We can influence the behaviour of the load
method to select an area and years of interest, for example. To this end, we need to modify the dataset.
germany = {
"name": "Germany",
"bbox": [
5.98865807458,
47.3024876979,
15.0169958839,
54.983104153,
],
}
dataset = PEP725Phenor(species="Syringa vulgaris", years=[2000, 2002], area=germany)
print(dataset)
df_pep725 = dataset.load()
df_pep725
PEP725Phenor( dataset='PEP725Phenor', years=YearRange(start=2000, end=2002), credential_file=PosixPath('/home/peter/.config/springtime/pep725_credentials.txt'), species='Syringa vulgaris', phenophase=None, include_cols=['year', 'geometry', 'day'], area=NamedArea( name='Germany', bbox=BoundingBox(xmin=5.98865807458, ymin=47.3024876979, xmax=15.0169958839, ymax=54.983104153) ) )
year | geometry | day | |
---|---|---|---|
0 | 2001 | POINT (13.23330 47.78330) | 130 |
1 | 2000 | POINT (13.23330 47.78330) | 131 |
2 | 2002 | POINT (13.23330 47.78330) | 132 |
3 | 2002 | POINT (14.88330 48.68330) | 122 |
4 | 2000 | POINT (14.88330 48.68330) | 123 |
... | ... | ... | ... |
4718 | 2002 | POINT (11.98330 50.70000) | 130 |
4719 | 2000 | POINT (11.98330 50.70000) | 121 |
4720 | 2001 | POINT (11.98330 50.70000) | 133 |
4721 | 2002 | POINT (11.90000 50.65000) | 138 |
4722 | 2000 | POINT (11.90000 50.65000) | 120 |
4723 rows × 3 columns
Dataset as recipe¶
You may wonder why we pass these additional arguments to the dataset itself; why not pass them directly to the load function?
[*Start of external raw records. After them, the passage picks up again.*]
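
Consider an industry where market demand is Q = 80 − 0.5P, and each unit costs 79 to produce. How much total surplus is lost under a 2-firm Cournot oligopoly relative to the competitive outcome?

DWL = 182.25

Inverting demand: P = 160 − 2Q.
Under competition P = MC = 79, so Q = (160 − 79)/2 = 40.5.
Cournot with 2 identical firms: the symmetric best-response condition is 160 − 6q = 79. Each firm produces q = 13.5, total output Q = 27, price P = 106.
DWL is the triangle between Q = 27 and Q = 40.5: ½·(40.5 − 27)·(106 − 79) = 182.25.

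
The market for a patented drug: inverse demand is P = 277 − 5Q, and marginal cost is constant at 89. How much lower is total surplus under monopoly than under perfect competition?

TS falls by 883.6

Perfect competition: P = MC = 89, so 277 − 5Q = 89 and Q = 37.6.
CS = ½·(277 − 89)·37.6 = 3534.4; PS = (89 − 89)·37.6 = 0; TS = 3534.4.
The monopolist equates marginal revenue to marginal cost: 277 − 10Q = 89, so Q = 18.8. From demand, P = 183.
CS = ½·(277 − 183)·18.8 = 883.6; PS = (183 − 89)·18.8 = 1767.2; TS = 2650.8.
Change in total surplus: 2650.8 − 3534.4 = −883.6.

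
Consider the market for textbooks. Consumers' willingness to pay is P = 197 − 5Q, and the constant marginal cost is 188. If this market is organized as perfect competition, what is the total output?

Q = 1.8

Competitive firms price at marginal cost: P = 188, giving Q = 1.8.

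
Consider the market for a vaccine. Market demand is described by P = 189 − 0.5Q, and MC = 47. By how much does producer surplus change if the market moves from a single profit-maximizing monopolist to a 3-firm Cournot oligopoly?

PS falls by 2520.5

The monopolist equates marginal revenue to marginal cost: 189 − Q = 47, so Q = 142. From demand, P = 118.
PS = (118 − 47)·142 = 10082.
With 3 symmetric Cournot firms, each firm's FOC gives 189 − 2q = 47, so q = 71, Q = 3·71 = 213, and P = 82.5.
PS = (82.5 − 47)·213 = 7561.5.
Change in producer surplus: 7561.5 − 10082 = −2520.5.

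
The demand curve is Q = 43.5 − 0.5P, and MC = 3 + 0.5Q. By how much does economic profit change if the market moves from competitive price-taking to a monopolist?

π rises by 501.76

Inverting demand: P = 87 − 2Q.
Competitive equilibrium sets price equal to marginal cost: 87 − 2Q = 3 + 0.5Q, so Q = 33.6 and P = 19.8.
Profit = 19.8·33.6 − (3·33.6 + ½·0.5·33.6²) = 282.24.
Monopoly sets MR = MC: 87 − 4Q = 3 + 0.5Q ⇒ Q = 56/3, P = 87 − 2·56/3 = 149/3.
Profit = 149/3·56/3 − (3·56/3 + ½·0.5·(56/3)²) = 784.
Change in economic profit: 784 − 282.24 = 501.76.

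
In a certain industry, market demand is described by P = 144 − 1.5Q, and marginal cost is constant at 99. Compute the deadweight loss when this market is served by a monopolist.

DWL = 168.75

Perfect competition: P = MC = 99, so 144 − 1.5Q = 99 and Q = 30.
A monopolist chooses Q where MR = MC. MR = 144 − 3Q; setting this equal to 99 gives Q = 15 and P = 121.5.
DWL is the triangle between Q = 15 and Q = 30: ½·(30 − 15)·(121.5 − 99) = 168.75.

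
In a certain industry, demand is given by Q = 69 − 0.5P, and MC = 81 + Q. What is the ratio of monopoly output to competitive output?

Q_m/Q_c = 0.6

Inverting demand: P = 138 − 2Q.
Monopoly sets MR = MC: 138 − 4Q = 81 + Q ⇒ Q = 11.4, P = 138 − 2·11.4 = 115.2.
Under competition P = MC: 138 − 2Q = 81 + Q ⇒ Q = 19, P = 100.
Ratio Q_m/Q_c = 11.4/19 = 0.6.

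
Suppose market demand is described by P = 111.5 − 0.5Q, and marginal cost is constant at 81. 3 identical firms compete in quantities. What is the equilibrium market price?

With 3 symmetric Cournot firms, each firm's FOC gives 111.5 − 2q = 81, so q = 15.25, Q = 3·15.25 = 45.75, and P = 88.625.

P = 88.625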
Part of the reason is standardization: most datasets need to know about the area and time already for downloading anything. By making it part of the dataset definition, datasets from several sources become more alike.
Another advantage of this model is that it allows us to export springtime datasets as "recipes".
recipe = dataset.to_recipe()
print(recipe)
dataset: PEP725Phenor years: - 2000 - 2002 species: Syringa vulgaris include_cols: - year - geometry - day area: name: Germany bbox: - 5.98865807458 - 47.3024876979 - 15.0169958839 - 54.983104153
These recipes are a yaml
representation of the dataset definition. With their succinct and readible format, they can be stored and shared in a standardized way. We can easily load them again:
from springtime.datasets import load_dataset
reloaded_ds = load_dataset(recipe)
reloaded_ds == dataset
True
Moreover, springtime can read and execute these recipes from the command line as well (see "command line interface"). The idea is that recipes can help to make data loading more reproducible and easier to automate.